Bluetooth pairing flaw exposes devices to BIAS attacks
Bluetooth SIG has been forced to update the core specification after researchers reveal a severe flaw in BR/EDR pairing
Bluetooth-enabled devices including smartphones, laptops, tablets and Internet of Things (IoT) devices are vulnerable to attack due to fundamental flaws in the Bluetooth Basic Rate / Enhanced Data Rate (BR/EDR) configuration.
The Bluetooth Special Interest Group (SIG) has been forced to update its specification after academics disclosed the vulnerability in the way connections are made between devices using BR/EDR. This configuration is also known as Bluetooth Classic.
Bluetooth Impersonation Attacks (BIAS) can be triggered after two devices have been paired, with hackers able to exploit the flaw to break security mechanisms and impersonate a device towards the host. This is according to research published by academics.
The flaw lies in the way two devices handle the long-term key that establishes their connection. Such a key is generated when two Bluetooth devices bond for the first time and derive keys for future connections without device owners undergoing the same arduous pairing process.
The BIAS attack was tested on more than 28 unique Bluetooth chips manufactured by a wide range of companies including Cypress, Qualcomm, Apple, Intel, Samsung and CSR. All 30 devices tested by the academics were vulnerable.
Following initial bonding, hackers can fake the identity of previously paired devices and successfully connect without having to know the long-term pairing key that was established. From here, they can access data from a targeted device or take control of one.
BIAS can also be combined with other attacks, such as the Key Negotiation of Bluetooth (KNOB) attack, which was disclosed last year by the same research team. KNOB can be deployed to force participants in a Bluetooth key exchange to use an encryption key with just one byte of entropy, meaning hackers can successfully brute-force the key. From there, they're able to intercept on data being passed between devices.

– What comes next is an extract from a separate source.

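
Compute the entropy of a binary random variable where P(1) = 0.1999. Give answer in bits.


H = -p*log2(p) - (1-p)*log2(1-p). -0.1999*log2(0.1999) = 0.464298; -0.8001*log2(0.8001) = 0.257430. H = 0.464298 + 0.257430 = 0.7217

0.7217 bits


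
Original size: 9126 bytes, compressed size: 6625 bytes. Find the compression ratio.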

“The BIAS attacks are the first uncovering issues related to Bluetooth’s secure connection establishment authentication procedures, adversarial role switches, and Secure Connections downgrades,” said authors Daniele Antonioli, Nils Ole Tippenhauer and Kasper Rasmussen.
“The BIAS attacks are stealthy, as Bluetooth secure connection establishment does not require user interaction. The BIAS attacks are at the architectural level of Bluetooth, thus all standard-compliant Bluetooth devices are a potential target.”

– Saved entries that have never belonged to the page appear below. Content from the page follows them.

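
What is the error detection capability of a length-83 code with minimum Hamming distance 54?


Detection capability = d_min - 1 = 54 - 1 = 53

53 errors


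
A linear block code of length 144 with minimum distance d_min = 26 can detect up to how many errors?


Detection capability = d_min - 1 = 26 - 1 = 25

25 errors


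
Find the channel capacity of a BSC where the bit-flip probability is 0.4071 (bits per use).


H(p) = -p*log2(p) - (1-p)*log2(1-p) = -0.4071*log2(0.4071) - 0.5929*log2(0.5929) = 0.527823 + 0.447129 = 0.975. C = 1 - H(p) = 1 - 0.975 = 0.025

0.025 bits


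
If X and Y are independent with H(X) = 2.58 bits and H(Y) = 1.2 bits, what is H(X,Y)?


For independent variables, H(X,Y) = H(X) + H(Y) = 2.58 + 1.2 = 3.78

3.78 bits


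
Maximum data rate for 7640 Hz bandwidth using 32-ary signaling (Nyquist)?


Rate = 2 * B * log2(M) = 2 * 7640 * 5.0 = 76400.0

76400.0 bps


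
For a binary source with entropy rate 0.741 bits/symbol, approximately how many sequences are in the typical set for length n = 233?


log2|A_typical| = nH = 233 * 0.741 = 172.653, so |A_typical| ~ 2^172.653 = 9.413e+51

9.413e+51


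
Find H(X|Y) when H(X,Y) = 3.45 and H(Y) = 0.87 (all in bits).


H(X|Y) = H(X,Y) - H(Y) = 3.45 - 0.87 = 2.58

2.58 bits


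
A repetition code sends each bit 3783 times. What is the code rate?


Rate = k/n = 1/3783

1/3783


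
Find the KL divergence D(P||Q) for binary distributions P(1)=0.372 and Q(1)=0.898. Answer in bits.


KL = p*log2(p/q) + (1-p)*log2((1-p)/(1-q)) = 0.372*log2(0.372/0.898) + 0.628*log2(0.628/0.102) = 1.1738

1.1738 bits


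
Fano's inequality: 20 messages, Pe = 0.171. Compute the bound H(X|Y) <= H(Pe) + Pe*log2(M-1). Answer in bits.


H(Pe) = -Pe*log2(Pe) - (1-Pe)*log2(1-Pe) = -0.171*log2(0.171) - 0.829*log2(0.829) = 0.435696 + 0.224291 = 0.66. Pe*log2(M-1) = 0.171*log2(19) = 0.726396. Bound = H(Pe) + Pe*log2(M-1) = 0.435696 + 0.224291 + 0.726396 = 1.3864

1.3864 bits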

Bluetooth SIG, which oversees the Bluetooth standard, said it’s updating the Bluetooth Core Specification to clarify when role switches are permitted, to require mutual authentication and recommend checks for encryption-types to avoid a downgrade of secure connections.

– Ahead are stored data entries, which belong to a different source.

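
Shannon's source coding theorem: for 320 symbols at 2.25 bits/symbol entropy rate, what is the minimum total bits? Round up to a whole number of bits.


Minimum bits >= n * H = 320 * 2.25 = 720.0, rounded up to a whole number of bits = 720

720 bits


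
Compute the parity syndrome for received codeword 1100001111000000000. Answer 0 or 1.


Syndrome = XOR of all bits = 1 XOR 1 XOR 0 XOR 0 XOR 0 XOR 0 XOR 1 XOR 1 XOR 1 XOR 1 XOR 0 XOR 0 XOR 0 XOR 0 XOR 0 XOR 0 XOR 0 XOR 0 XOR 0 = 0

0


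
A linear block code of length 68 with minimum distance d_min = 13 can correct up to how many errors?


Correction capability = floor((d-1)/2) = floor((13-1)/2) = 6

6 errors


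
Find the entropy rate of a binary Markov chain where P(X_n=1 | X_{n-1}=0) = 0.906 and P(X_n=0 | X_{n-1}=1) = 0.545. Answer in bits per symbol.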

These changes will be introduced in a future specification revision, though until that occurs, the organisation has strongly recommended that vendors ensure the reduction of the encryption key length is not permitted. They should also take a number of additional steps to ensure security measures remain robust.
Some vendors may have implemented workarounds for the vulnerability when the researchers privately disclosed their attack in December 2019. As a result, users whose devices haven’t been updated after December 2019 are likely to be vulnerable, and devices updated since may have already been fixed.